Chapitre 9

9 2 0
                                    

23 décembre 1941

C'est la première fois depuis longtemps que je connais la date réelle. Il faut dire que tout le monde ne parle que de ça. Dans deux jours c'est Noël.

Il y a celles qui sont excitées à cette idée, celles qui sont encore plus malheureuses que d'habitude et celles comme moi que ça laisse totalement indifférentes.

Cependant, il se murmure que nous pourrions avoir une journée de repos. Noël tombe un lundi. Nous aurons donc deux jours complets de repos si cette rumeur se vérifie. Il n'y a pas de raison qu'elle soit fausse, les anciennes détenues qui ont déjà connus un Noël ici sont tellement enthousiastes à cette idée que ça doit être vraie.

Il n'y a pas grand-chose qui me rend enthousiaste pour le moment. Sauf peut-être le retour d'Ava. J'ai oublié de le mentionner la dernière fois que j'ai eu l'occasion de pouvoir écrire, mais je commençais à manquer de papier.

En effet, le dimanche de la dernière semaine de novembre nous avons eu droit à une soupe liquide accompagnée d'une pomme-de-terre et au soir d'un pain, un morceau de saucisson et une petite tranche de margarine le tout accompagné de café. La soupe avait une drôle de couleur blanchâtre et un arrière-goût amer tout comme le café.

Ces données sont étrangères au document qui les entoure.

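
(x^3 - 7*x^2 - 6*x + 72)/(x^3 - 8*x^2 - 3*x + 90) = (x - 4)/(x - 5)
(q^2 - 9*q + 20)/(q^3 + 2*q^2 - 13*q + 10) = (q^2 - 9*q + 20)/(q^3 + 2*q^2 - 13*q + 10)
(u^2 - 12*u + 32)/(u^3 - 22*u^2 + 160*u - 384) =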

Nous avons su plus tard qu'il arrivait que la soupe et le café du dimanche soit agrémenter d'une dose non négligeable de saccharine. Cet édulcorant censé nous redonner un peu d'énergie à provoquer de terrible irritation de la vessie à plusieurs d'entre nous, quelques cystites et la mort d'une diabétique qui n'a pas supporté cet apport massif de sucre après autant de jours de privation.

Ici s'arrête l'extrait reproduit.